Wrapped in soiled sheets and feeling as hung-over and strung-out as ever, Bernice listened to the discreetly muffled grunts and coughs he made during bathroom duties. The little noises of intimacy. In her mind they acquired maddening cadence, the blood-beat resounding from cave wall to cave wall of her skull like a bass drum.
He is so damned self-absorbed. If only he knew or cared that I exist!

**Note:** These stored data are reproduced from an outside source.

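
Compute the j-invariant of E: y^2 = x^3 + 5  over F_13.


Delta = -16(4 a^3 + 27 b^2) mod 13 = 3
-1728 * (4 a)^3 = -1728 * (4*0)^3 mod 13 = 0
j = 0 * 3^(-1) mod 13 = 0

j = 0 (mod 13)


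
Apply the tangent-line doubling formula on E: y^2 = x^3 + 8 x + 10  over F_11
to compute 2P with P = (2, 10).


Doubling: s = (3 x1^2 + a) / (2 y1)
s = (3*2^2 + 8) / (2*10) mod 11 = 1
x3 = s^2 - 2 x1 mod 11 = 1^2 - 2*2 = 8
y3 = s (x1 - x3) - y1 mod 11 = 1 * (2 - 8) - 10 = 6

2P = (8, 6)


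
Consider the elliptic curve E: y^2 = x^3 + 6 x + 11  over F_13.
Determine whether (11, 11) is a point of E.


Check whether y^2 = x^3 + 6 x + 11 (mod 13) for (x, y) = (11, 11).
LHS: y^2 = 11^2 mod 13 = 4
RHS: x^3 + 6 x + 11 = 11^3 + 6*11 + 11 mod 13 = 4
LHS = RHS

Yes, on the curve


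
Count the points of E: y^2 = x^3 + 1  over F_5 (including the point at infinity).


For each x in F_5, count y with y^2 = x^3 + 0 x + 1 mod 5:
  x = 0: RHS = 1, y in [1, 4]  -> 2 point(s)
  x = 2: RHS = 4, y in [2, 3]  -> 2 point(s)
  x = 4: RHS = 0, y in [0]  -> 1 point(s)
Affine points: 5. Add the point at infinity: total = 6.

#E(F_5) = 6


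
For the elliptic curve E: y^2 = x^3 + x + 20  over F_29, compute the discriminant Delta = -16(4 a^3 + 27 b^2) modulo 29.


4 a^3 + 27 b^2 = 4*1^3 + 27*20^2 = 4 + 10800 = 10804
Delta = -16 * (10804) = -172864
Delta mod 29 = 5

Delta = 5 (mod 29)


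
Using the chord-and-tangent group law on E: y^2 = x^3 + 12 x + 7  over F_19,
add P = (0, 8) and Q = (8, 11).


P != Q, so use the chord formula.
s = (y2 - y1) / (x2 - x1) = (3) / (8) mod 19 = 17
x3 = s^2 - x1 - x2 mod 19 = 17^2 - 0 - 8 = 15
y3 = s (x1 - x3) - y1 mod 19 = 17 * (0 - 15) - 8 = 3

P + Q = (15, 3)


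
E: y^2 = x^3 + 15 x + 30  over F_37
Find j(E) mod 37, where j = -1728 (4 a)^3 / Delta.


Delta = -16(4 a^3 + 27 b^2) mod 37 = 2
-1728 * (4 a)^3 = -1728 * (4*15)^3 mod 37 = 8
j = 8 * 2^(-1) mod 37 = 4

j = 4 (mod 37)


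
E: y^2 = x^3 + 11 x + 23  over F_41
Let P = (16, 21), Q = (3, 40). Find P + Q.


P != Q, so use the chord formula.
s = (y2 - y1) / (x2 - x1) = (19) / (28) mod 41 = 8
x3 = s^2 - x1 - x2 mod 41 = 8^2 - 16 - 3 = 4
y3 = s (x1 - x3) - y1 mod 41 = 8 * (16 - 4) - 21 = 34

P + Q = (4, 34)


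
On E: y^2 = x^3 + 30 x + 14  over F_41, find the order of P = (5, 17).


Compute successive multiples of P until we hit O:
  1P = (5, 17)
  2P = (10, 17)
  3P = (26, 24)
  4P = (1, 39)
  5P = (14, 12)
  6P = (38, 15)
  7P = (16, 11)
  8P = (2, 0)
  ... (continuing to 16P)
  16P = O

ord(P) = 16


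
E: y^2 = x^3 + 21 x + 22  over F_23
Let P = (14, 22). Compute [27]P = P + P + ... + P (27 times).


k = 27 = 11011_2 (binary, LSB first: 11011)
Double-and-add from P = (14, 22):
  bit 0 = 1: acc = O + (14, 22) = (14, 22)
  bit 1 = 1: acc = (14, 22) + (8, 14) = (13, 10)
  bit 2 = 0: acc unchanged = (13, 10)
  bit 3 = 1: acc = (13, 10) + (12, 22) = (4, 20)
  bit 4 = 1: acc = (4, 20) + (17, 18) = (14, 1)

27P = (14, 1)


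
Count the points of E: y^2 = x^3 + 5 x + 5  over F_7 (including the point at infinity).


For each x in F_7, count y with y^2 = x^3 + 5 x + 5 mod 7:
  x = 1: RHS = 4, y in [2, 5]  -> 2 point(s)
  x = 2: RHS = 2, y in [3, 4]  -> 2 point(s)
  x = 5: RHS = 1, y in [1, 6]  -> 2 point(s)
Affine points: 6. Add the point at infinity: total = 7.

#E(F_7) = 7


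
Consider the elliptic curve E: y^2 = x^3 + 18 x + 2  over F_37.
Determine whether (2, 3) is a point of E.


Check whether y^2 = x^3 + 18 x + 2 (mod 37) for (x, y) = (2, 3).
LHS: y^2 = 3^2 mod 37 = 9
RHS: x^3 + 18 x + 2 = 2^3 + 18*2 + 2 mod 37 = 9
LHS = RHS

Yes, on the curve


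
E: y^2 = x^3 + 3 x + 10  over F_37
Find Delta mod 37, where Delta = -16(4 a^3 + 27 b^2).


4 a^3 + 27 b^2 = 4*3^3 + 27*10^2 = 108 + 2700 = 2808
Delta = -16 * (2808) = -44928
Delta mod 37 = 27

Delta = 27 (mod 37)


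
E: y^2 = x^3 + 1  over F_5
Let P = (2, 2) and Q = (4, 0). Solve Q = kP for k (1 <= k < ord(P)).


Enumerate multiples of P until we hit Q = (4, 0):
  1P = (2, 2)
  2P = (0, 4)
  3P = (4, 0)
Match found at i = 3.

k = 3


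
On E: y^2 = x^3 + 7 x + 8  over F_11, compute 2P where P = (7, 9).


Doubling: s = (3 x1^2 + a) / (2 y1)
s = (3*7^2 + 7) / (2*9) mod 11 = 0
x3 = s^2 - 2 x1 mod 11 = 0^2 - 2*7 = 8
y3 = s (x1 - x3) - y1 mod 11 = 0 * (7 - 8) - 9 = 2

2P = (8, 2)


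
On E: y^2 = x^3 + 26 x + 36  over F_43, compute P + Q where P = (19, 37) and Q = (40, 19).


P != Q, so use the chord formula.
s = (y2 - y1) / (x2 - x1) = (25) / (21) mod 43 = 36
x3 = s^2 - x1 - x2 mod 43 = 36^2 - 19 - 40 = 33
y3 = s (x1 - x3) - y1 mod 43 = 36 * (19 - 33) - 37 = 18

P + Q = (33, 18)


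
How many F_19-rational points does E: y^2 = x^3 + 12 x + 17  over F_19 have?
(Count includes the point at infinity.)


For each x in F_19, count y with y^2 = x^3 + 12 x + 17 mod 19:
  x = 0: RHS = 17, y in [6, 13]  -> 2 point(s)
  x = 1: RHS = 11, y in [7, 12]  -> 2 point(s)
  x = 2: RHS = 11, y in [7, 12]  -> 2 point(s)
  x = 3: RHS = 4, y in [2, 17]  -> 2 point(s)
  x = 6: RHS = 1, y in [1, 18]  -> 2 point(s)
  x = 7: RHS = 7, y in [8, 11]  -> 2 point(s)
  x = 8: RHS = 17, y in [6, 13]  -> 2 point(s)
  x = 10: RHS = 16, y in [4, 15]  -> 2 point(s)
  x = 11: RHS = 17, y in [6, 13]  -> 2 point(s)
  x = 15: RHS = 0, y in [0]  -> 1 point(s)
  x = 16: RHS = 11, y in [7, 12]  -> 2 point(s)
  x = 17: RHS = 4, y in [2, 17]  -> 2 point(s)
  x = 18: RHS = 4, y in [2, 17]  -> 2 point(s)
Affine points: 25. Add the point at infinity: total = 26.

#E(F_19) = 26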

With mixed emotions, nausea and despair, she turned her head to the bedroom wall. Before she knew it her thoughts had slipped into neutral gear and she was interpretting the scallops of paster as if they were tea leaves.
*
McEwan showered and buffed dry with terrycloth that smelled wonderfully of her vanilla soap, and he thought, what a chimerical person his wife had become. Before going out he checked in on her. Fetus-like beneath the sheet, hiding, so it seemed, from the world. He even grieved a little.
*
Up the cobblestone avenue of flaming bougainvillea and croton, McEwan ambled to the crest of a hill. Through the pine and seagrape and migrating dune he could see tiny mangrove islets. Beyond, the broad Caribbean rippled in the sun all the way to the far horizon, where clouds, pink and mother-of-pearl, sailed like Spanish galleons.
He felt splendidly free of care.
Sans souci.
A perfect title for his nearly completed play.